Living in Vietnam website advertises house's for rent , some privates ones too.

Tyler Watts (not verified)

Great overview Tomo! Completely agree with the recommendations. The only problem that your method encounters is the requirements for renting to foreigners can be prohibitive for houseowners and their willingness to take in a foreigner.

The place we are at now agreed to do the paperwork to rent to a foreigner but likely only because our landlord is the neighborhood representative for our ward.

Of course there are some places willing to work around these ridiculous rules as well.


Thanks Tyler! Yes, absolutely right and I should've mentioned that.
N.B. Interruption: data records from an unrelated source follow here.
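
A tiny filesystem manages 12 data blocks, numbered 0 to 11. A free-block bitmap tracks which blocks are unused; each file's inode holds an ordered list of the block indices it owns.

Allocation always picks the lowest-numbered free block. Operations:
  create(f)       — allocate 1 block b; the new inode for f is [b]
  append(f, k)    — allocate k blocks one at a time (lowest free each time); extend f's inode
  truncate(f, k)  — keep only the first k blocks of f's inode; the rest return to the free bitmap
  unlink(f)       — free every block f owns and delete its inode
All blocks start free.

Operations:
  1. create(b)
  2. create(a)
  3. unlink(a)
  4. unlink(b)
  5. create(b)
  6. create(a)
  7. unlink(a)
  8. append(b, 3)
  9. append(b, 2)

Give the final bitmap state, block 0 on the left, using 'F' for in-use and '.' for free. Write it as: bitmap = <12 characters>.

create(b): bitmap=F........... | b=[0]
create(a): bitmap=FF.......... | a=[1] b=[0]
unlink(a): bitmap=F........... | b=[0]
unlink(b): bitmap=............ | 
create(b): bitmap=F........... | b=[0]
create(a): bitmap=FF.......... | a=[1] b=[0]
unlink(a): bitmap=F........... | b=[0]
append(b, 3): bitmap=FFFF........ | b=[0, 1, 2, 3]
append(b, 2): bitmap=FFFFFF...... | b=[0, 1, 2, 3, 4, 5]

bitmap = FFFFFF......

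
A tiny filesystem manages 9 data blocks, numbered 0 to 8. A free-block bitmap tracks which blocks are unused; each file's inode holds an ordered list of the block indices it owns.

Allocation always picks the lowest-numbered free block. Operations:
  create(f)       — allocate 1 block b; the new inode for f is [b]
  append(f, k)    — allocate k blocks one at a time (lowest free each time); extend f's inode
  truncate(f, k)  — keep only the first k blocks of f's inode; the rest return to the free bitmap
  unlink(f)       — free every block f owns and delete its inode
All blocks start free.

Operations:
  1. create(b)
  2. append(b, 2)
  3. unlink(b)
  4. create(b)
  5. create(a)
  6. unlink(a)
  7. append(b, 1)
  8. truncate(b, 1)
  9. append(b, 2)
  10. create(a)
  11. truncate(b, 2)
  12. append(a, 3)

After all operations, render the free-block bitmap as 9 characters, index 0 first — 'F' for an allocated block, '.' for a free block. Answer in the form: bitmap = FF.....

bitmap = FFFFFF...

[1] create(b) — b=0 (map F........)
[2] append(b, 2) — b=0,1,2 (map FFF......)
[3] unlink(b) —  (map .........)
[4] create(b) — b=0 (map F........)
[5] create(a) — a=1 b=0 (map FF.......)
[6] unlink(a) — b=0 (map F........)
[7] append(b, 1) — b=0,1 (map FF.......)
[8] truncate(b, 1) — b=0 (map F........)
[9] append(b, 2) — b=0,1,2 (map FFF......)
[10] create(a) — a=3 b=0,1,2 (map FFFF.....)
[11] truncate(b, 2) — a=3 b=0,1 (map FF.F.....)
[12] append(a, 3) — a=3,2,4,5 b=0,1 (map FFFFFF...)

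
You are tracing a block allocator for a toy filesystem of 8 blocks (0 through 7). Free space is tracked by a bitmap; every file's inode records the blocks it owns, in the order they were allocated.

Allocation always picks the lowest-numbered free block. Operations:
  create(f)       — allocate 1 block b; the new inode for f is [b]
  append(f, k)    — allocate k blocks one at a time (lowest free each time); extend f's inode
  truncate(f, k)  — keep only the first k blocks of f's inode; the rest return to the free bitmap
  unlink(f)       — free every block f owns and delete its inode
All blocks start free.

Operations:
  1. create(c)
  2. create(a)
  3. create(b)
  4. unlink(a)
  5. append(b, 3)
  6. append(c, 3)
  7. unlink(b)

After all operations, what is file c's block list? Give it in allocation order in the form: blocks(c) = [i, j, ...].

blocks(c) = [0, 5, 6, 7]

after create(c) → c:[0]  free=[F.......]
after create(a) → a:[1], c:[0]  free=[FF......]
after create(b) → a:[1], b:[2], c:[0]  free=[FFF.....]
after unlink(a) → b:[2], c:[0]  free=[F.F.....]
after append(b, 3) → b:[2, 1, 3, 4], c:[0]  free=[FFFFF...]
after append(c, 3) → b:[2, 1, 3, 4], c:[0, 5, 6, 7]  free=[FFFFFFFF]
after unlink(b) → c:[0, 5, 6, 7]  free=[F....FFF]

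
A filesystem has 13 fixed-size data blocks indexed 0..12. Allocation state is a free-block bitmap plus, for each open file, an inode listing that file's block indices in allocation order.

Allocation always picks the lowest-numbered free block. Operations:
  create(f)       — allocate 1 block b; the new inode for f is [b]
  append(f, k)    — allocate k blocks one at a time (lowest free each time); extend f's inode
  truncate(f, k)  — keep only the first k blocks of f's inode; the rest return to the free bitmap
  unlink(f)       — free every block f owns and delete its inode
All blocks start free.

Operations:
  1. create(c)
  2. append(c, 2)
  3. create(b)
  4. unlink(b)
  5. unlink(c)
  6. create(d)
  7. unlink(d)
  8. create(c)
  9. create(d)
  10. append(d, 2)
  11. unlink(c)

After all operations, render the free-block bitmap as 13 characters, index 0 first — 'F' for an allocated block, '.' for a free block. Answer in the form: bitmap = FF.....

create(c): bitmap=F............ | c=[0]
append(c, 2): bitmap=FFF.......... | c=[0, 1, 2]
create(b): bitmap=FFFF......... | b=[3] c=[0, 1, 2]
unlink(b): bitmap=FFF.......... | c=[0, 1, 2]
unlink(c): bitmap=............. | 
create(d): bitmap=F............ | d=[0]
unlink(d): bitmap=............. | 
create(c): bitmap=F............ | c=[0]
create(d): bitmap=FF........... | c=[0] d=[1]
append(d, 2): bitmap=FFFF......... | c=[0] d=[1, 2, 3]
unlink(c): bitmap=.FFF......... | d=[1, 2, 3]

bitmap = .FFF.........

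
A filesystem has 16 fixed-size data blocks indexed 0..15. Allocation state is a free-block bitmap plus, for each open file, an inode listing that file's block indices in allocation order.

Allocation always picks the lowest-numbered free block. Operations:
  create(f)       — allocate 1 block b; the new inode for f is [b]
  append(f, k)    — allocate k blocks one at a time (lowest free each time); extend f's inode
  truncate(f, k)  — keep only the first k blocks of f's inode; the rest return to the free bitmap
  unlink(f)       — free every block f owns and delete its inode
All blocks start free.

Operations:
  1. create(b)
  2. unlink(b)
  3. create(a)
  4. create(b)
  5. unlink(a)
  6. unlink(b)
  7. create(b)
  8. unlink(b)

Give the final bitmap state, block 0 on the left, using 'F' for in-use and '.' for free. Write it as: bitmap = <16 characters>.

bitmap = ................

after create(b) → b:[0]  free=[F...............]
after unlink(b) →   free=[................]
after create(a) → a:[0]  free=[F...............]
after create(b) → a:[0], b:[1]  free=[FF..............]
after unlink(a) → b:[1]  free=[.F..............]
after unlink(b) →   free=[................]
after create(b) → b:[0]  free=[F...............]
after unlink(b) →   free=[................]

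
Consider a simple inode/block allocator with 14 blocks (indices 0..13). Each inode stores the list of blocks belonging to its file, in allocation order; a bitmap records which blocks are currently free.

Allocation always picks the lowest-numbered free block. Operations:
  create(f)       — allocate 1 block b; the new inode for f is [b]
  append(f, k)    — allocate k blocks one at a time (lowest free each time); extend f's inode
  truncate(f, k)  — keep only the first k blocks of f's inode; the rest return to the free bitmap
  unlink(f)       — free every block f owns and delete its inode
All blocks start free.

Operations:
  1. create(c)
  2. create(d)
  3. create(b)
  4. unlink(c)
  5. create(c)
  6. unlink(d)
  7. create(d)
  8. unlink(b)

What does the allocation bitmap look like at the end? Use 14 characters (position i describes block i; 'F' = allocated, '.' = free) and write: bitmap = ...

bitmap = FF............

after create(c) → c:[0]  free=[F.............]
after create(d) → c:[0], d:[1]  free=[FF............]
after create(b) → b:[2], c:[0], d:[1]  free=[FFF...........]
after unlink(c) → b:[2], d:[1]  free=[.FF...........]
after create(c) → b:[2], c:[0], d:[1]  free=[FFF...........]
after unlink(d) → b:[2], c:[0]  free=[F.F...........]
after create(d) → b:[2], c:[0], d:[1]  free=[FFF...........]
after unlink(b) → c:[0], d:[1]  free=[FF............]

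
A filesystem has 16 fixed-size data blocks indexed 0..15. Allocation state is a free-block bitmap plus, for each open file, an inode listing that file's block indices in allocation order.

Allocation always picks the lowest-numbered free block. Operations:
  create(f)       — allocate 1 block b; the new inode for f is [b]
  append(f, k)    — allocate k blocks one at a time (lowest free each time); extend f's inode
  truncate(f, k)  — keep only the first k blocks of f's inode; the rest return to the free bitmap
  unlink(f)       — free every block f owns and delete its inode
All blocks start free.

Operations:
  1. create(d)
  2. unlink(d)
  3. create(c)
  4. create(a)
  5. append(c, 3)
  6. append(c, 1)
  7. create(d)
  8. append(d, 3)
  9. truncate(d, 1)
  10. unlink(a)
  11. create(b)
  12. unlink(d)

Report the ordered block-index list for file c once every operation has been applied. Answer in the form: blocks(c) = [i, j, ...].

blocks(c) = [0, 2, 3, 4, 5]

  1. create(d)  ⇒  F...............  {d→[0]}
  2. unlink(d)  ⇒  ................  {}
  3. create(c)  ⇒  F...............  {c→[0]}
  4. create(a)  ⇒  FF..............  {a→[1]; c→[0]}
  5. append(c, 3)  ⇒  FFFFF...........  {a→[1]; c→[0, 2, 3, 4]}
  6. append(c, 1)  ⇒  FFFFFF..........  {a→[1]; c→[0, 2, 3, 4, 5]}
  7. create(d)  ⇒  FFFFFFF.........  {a→[1]; c→[0, 2, 3, 4, 5]; d→[6]}
  8. append(d, 3)  ⇒  FFFFFFFFFF......  {a→[1]; c→[0, 2, 3, 4, 5]; d→[6, 7, 8, 9]}
  9. truncate(d, 1)  ⇒  FFFFFFF.........  {a→[1]; c→[0, 2, 3, 4, 5]; d→[6]}
  10. unlink(a)  ⇒  F.FFFFF.........  {c→[0, 2, 3, 4, 5]; d→[6]}
  11. create(b)  ⇒  FFFFFFF.........  {b→[1]; c→[0, 2, 3, 4, 5]; d→[6]}
  12. unlink(d)  ⇒  FFFFFF..........  {b→[1]; c→[0, 2, 3, 4, 5]}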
Some people even think or claim that a certain district, like Phu Nhuan, is legally off limits to foreigners. Of course this is bull. But your landlord is supposed to register you with the local police (by bringing them your passport) and it's more of a hassle to register a foreigner than a local.

It's not uncommon for landlords to have a good relationship with the local police if they're registering tenants often. Sometimes, the police will just suggest foregoing the registration requirements altogether!

Anonymous (not verified)

This is interesting Tyler... I'm in Saigon for a year for work, been here 2 days and I'm expected to find a place within the week, and i'm finding it pretty confusing. It also means I don't have the 3 months up my sleeve to look around, if I'm going to sign a 12 month lease.

The agents I've talked to so far are adamant that a 2bedroom place somewhere fairly central (doesn't have to be big or pretty) doesn't exist for under 600, yet the prices seem to be arbitrary - the same price for a small box on the canal near the bridge at phu nhuan, as for a larger, nicer, apartment in Q3, 2 blocks to Q1, or for a 3 story house + terrace in Q1? Do people bargain rent prices?

If I had a Vietnamese friend to talk to the landlord for me, do they then have to negotiate with the landlord as to whether they will rent to a foreigner, etc? Do landlords sometimes refuse to rent to you once they find out it is for a foreigner?

Any thoughts/advice on this would be great!